И все же теперь, вспоминая эти встречи и пытаясь отыскать в минувшем спасительные следы любви и смирения, я не нахожу их даже здесь, в разговорах с теми, кто любил меня и кого я как будто любил сам. Возможно, даже для них я разыгрывал роли. Я владел всеми секретами эпохи, и любая ее маска была мне к лицу. Я властвовал – или думал, что властвую, – над жизнью столь безраздельно, что мог наблюдать за своими перевоплощениями со стороны. Когда я сбрасывал одну личину, под ней обнаруживалась другая. Мне казалось, что весь мир лежит у моих ног, что я всесилен. Меня охватывала дикая радость. Я чувствовал себя свободным.
На самом же деле это была никакая не свобода. Мой успех был тюрьмой – я словно очутился в зеркальной комнате, где, куда ни взгляни, видишь только собственное отражение. Я стал всего лишь зрелищем; по ночам я часто сидел в одиночестве у себя на Тайт-стрит, пытаясь осмыслить свое положение. В те мертвые часы я понимал, что со мной произошло.

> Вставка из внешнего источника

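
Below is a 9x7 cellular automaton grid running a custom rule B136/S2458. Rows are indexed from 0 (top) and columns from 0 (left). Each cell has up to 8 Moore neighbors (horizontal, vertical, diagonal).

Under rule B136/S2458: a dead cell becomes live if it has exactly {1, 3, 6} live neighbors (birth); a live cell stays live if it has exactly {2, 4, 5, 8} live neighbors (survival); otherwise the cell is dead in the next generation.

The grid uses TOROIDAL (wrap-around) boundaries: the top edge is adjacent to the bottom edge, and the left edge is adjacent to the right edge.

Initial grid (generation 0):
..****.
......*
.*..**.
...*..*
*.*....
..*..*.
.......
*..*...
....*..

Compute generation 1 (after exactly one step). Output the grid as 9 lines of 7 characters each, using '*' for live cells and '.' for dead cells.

Simulating step by step:
Generation 0 (given above): 17 live cells
Generation 1: 31 live cells
(generation 1 grid is the final answer)

Answer: **.....
..*...*
*...*.*
*******
.***..*
**..*..
*....*.
.**..**
*.*.**.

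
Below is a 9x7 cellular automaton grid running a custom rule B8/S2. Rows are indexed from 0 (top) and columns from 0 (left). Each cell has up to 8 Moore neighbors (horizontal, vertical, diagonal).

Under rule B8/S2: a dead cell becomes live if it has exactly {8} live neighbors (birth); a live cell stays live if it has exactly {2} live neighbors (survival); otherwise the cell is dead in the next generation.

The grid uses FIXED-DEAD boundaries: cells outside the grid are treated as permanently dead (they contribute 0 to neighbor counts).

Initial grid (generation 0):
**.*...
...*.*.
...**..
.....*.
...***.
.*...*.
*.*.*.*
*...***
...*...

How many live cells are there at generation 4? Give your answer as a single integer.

Simulating step by step:
Generation 0 (given above): 22 live cells
Generation 1: 4 live cells
.......
.......
...*...
.......
.......
.*.....
*......
......*
.......
Generation 2: 0 live cells
.......
.......
.......
.......
.......
.......
.......
.......
.......
Generation 3: 0 live cells
.......
.......
.......
.......
.......
.......
.......
.......
.......
Generation 4: 0 live cells
.......
.......
.......
.......
.......
.......
.......
.......
.......
Population at generation 4: 0

Answer: 0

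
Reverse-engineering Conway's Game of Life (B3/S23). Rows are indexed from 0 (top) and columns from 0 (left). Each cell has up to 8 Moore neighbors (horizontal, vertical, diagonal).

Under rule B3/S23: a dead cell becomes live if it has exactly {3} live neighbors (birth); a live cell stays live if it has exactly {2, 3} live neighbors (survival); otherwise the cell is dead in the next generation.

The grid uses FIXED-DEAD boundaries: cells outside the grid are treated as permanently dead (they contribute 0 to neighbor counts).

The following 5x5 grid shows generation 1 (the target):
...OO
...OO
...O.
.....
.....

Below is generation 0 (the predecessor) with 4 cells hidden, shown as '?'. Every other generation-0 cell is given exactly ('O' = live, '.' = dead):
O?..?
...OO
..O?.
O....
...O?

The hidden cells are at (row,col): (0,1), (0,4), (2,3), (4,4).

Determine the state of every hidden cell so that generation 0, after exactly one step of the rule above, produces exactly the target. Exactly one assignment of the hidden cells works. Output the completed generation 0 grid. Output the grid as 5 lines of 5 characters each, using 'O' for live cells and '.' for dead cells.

Hidden generation-0 cells (in order): (0,1), (0,4), (2,3), (4,4).
A hidden cell only influences target cells in its own 3x3 neighborhood. Try each of the 2^4 = 16 assignments, step the completed generation 0 forward once under B3/S23, and compare with the target:
  (0,1)=. (0,4)=. (2,3)=. (4,4)=. -> step gives (0,3)='.' but target has 'O' -> reject
  (0,1)=. (0,4)=. (2,3)=. (4,4)=O -> step gives (0,3)='.' but target has 'O' -> reject
  (0,1)=. (0,4)=. (2,3)=O (4,4)=. -> step gives (0,3)='.' but target has 'O' -> reject
  (0,1)=. (0,4)=. (2,3)=O (4,4)=O -> step gives (0,3)='.' but target has 'O' -> reject
  (0,1)=. (0,4)=O (2,3)=. (4,4)=. -> step reproduces the target at every cell -> ACCEPT
  (0,1)=. (0,4)=O (2,3)=. (4,4)=O -> step gives (3,3)='O' but target has '.' -> reject
  (0,1)=. (0,4)=O (2,3)=O (4,4)=. -> step gives (1,2)='O' but target has '.' -> reject
  (0,1)=. (0,4)=O (2,3)=O (4,4)=O -> step gives (1,2)='O' but target has '.' -> reject
  (0,1)=O (0,4)=. (2,3)=. (4,4)=. -> step gives (0,3)='.' but target has 'O' -> reject
  (0,1)=O (0,4)=. (2,3)=. (4,4)=O -> step gives (0,3)='.' but target has 'O' -> reject
  (0,1)=O (0,4)=. (2,3)=O (4,4)=. -> step gives (0,3)='.' but target has 'O' -> reject
  (0,1)=O (0,4)=. (2,3)=O (4,4)=O -> step gives (0,3)='.' but target has 'O' -> reject
  (0,1)=O (0,4)=O (2,3)=. (4,4)=. -> step gives (1,1)='O' but target has '.' -> reject
  (0,1)=O (0,4)=O (2,3)=. (4,4)=O -> step gives (1,1)='O' but target has '.' -> reject
  (0,1)=O (0,4)=O (2,3)=O (4,4)=. -> step gives (1,1)='O' but target has '.' -> reject
  (0,1)=O (0,4)=O (2,3)=O (4,4)=O -> step gives (1,1)='O' but target has '.' -> reject
Unique solution: (0,1)=dead, (0,4)=live, (2,3)=dead, (4,4)=dead.
Check: live-neighbor counts of every cell in the completed generation 0:
01132
12232
12132
02221
11101
Applying B3/S23 to generation 0 with these counts gives:
...OO
...OO
...O.
.....
.....
which matches the target exactly.

Answer: O...O
...OO
..O..
O....
...O.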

Но если ночной Лондон порой становился моим Гефсиманским садом, в других отношениях я был прямой противоположностью Христу. Тернии язвили божественное чело, но в сердце Его цвели нетленные цветы любви. Моя же голова была увенчана листьями мирта и винограда, а сердце истекало кровью, пронзенное отравленной стрелой мирской суеты. В пьесах я иронизировал над всем, что было мне дорого; в жизни я предал всех, кто был мне близок. Я был колесницей Джаггернаута, доверху наполненной цветами и давившей всех, кто попадался на пути.

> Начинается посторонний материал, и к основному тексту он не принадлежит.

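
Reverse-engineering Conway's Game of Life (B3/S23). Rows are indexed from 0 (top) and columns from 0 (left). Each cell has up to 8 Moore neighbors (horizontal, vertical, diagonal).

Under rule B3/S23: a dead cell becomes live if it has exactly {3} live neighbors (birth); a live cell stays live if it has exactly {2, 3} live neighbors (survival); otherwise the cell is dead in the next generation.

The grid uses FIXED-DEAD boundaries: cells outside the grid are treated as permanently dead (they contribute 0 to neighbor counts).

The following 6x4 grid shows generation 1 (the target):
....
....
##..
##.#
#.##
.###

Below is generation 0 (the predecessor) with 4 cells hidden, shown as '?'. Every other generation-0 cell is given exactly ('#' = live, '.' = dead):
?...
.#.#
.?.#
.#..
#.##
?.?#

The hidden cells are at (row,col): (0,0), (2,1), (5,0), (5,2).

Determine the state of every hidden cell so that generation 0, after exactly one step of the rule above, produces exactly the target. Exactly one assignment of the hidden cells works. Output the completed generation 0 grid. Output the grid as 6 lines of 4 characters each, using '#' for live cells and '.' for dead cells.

Hidden generation-0 cells (in order): (0,0), (2,1), (5,0), (5,2).
A hidden cell only influences target cells in its own 3x3 neighborhood. Try each of the 2^4 = 16 assignments, step the completed generation 0 forward once under B3/S23, and compare with the target:
  (0,0)=. (2,1)=. (5,0)=. (5,2)=. -> step gives (1,2)='#' but target has '.' -> reject
  (0,0)=. (2,1)=. (5,0)=. (5,2)=# -> step gives (1,2)='#' but target has '.' -> reject
  (0,0)=. (2,1)=. (5,0)=# (5,2)=. -> step gives (1,2)='#' but target has '.' -> reject
  (0,0)=. (2,1)=. (5,0)=# (5,2)=# -> step gives (1,2)='#' but target has '.' -> reject
  (0,0)=. (2,1)=# (5,0)=. (5,2)=. -> step gives (4,0)='.' but target has '#' -> reject
  (0,0)=. (2,1)=# (5,0)=. (5,2)=# -> step gives (4,0)='.' but target has '#' -> reject
  (0,0)=. (2,1)=# (5,0)=# (5,2)=. -> step reproduces the target at every cell -> ACCEPT
  (0,0)=. (2,1)=# (5,0)=# (5,2)=# -> step gives (4,2)='.' but target has '#' -> reject
  (0,0)=# (2,1)=. (5,0)=. (5,2)=. -> step gives (1,2)='#' but target has '.' -> reject
  (0,0)=# (2,1)=. (5,0)=. (5,2)=# -> step gives (1,2)='#' but target has '.' -> reject
  (0,0)=# (2,1)=. (5,0)=# (5,2)=. -> step gives (1,2)='#' but target has '.' -> reject
  (0,0)=# (2,1)=. (5,0)=# (5,2)=# -> step gives (1,2)='#' but target has '.' -> reject
  (0,0)=# (2,1)=# (5,0)=. (5,2)=. -> step gives (1,0)='#' but target has '.' -> reject
  (0,0)=# (2,1)=# (5,0)=. (5,2)=# -> step gives (1,0)='#' but target has '.' -> reject
  (0,0)=# (2,1)=# (5,0)=# (5,2)=. -> step gives (1,0)='#' but target has '.' -> reject
  (0,0)=# (2,1)=# (5,0)=# (5,2)=# -> step gives (1,0)='#' but target has '.' -> reject
Unique solution: (0,0)=dead, (2,1)=live, (5,0)=live, (5,2)=dead.
Check: live-neighbor counts of every cell in the completed generation 0:
1121
2141
3251
3353
2432
1332
Applying B3/S23 to generation 0 with these counts gives:
....
....
##..
##.#
#.##
.###
which matches the target exactly.

Answer: ....
.#.#
.#.#
.#..
#.##
#..#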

Ныне, покинутый теми, кто любил меня или восхищался мной, я больше не понимаю, кто я такой. Я остался жив после крушения и выбрался из-под обломков – но я так же беспомощен и так же ослеплен сиянием дня, как новорожденный младенец. Брошенный людьми, я лишился воли к действию и силы воображения. Я просиживаю долгие минуты и даже часы перед маленьким окном, выходящим во двор, – и ничего не ищу взглядом и ни о чем не думаю.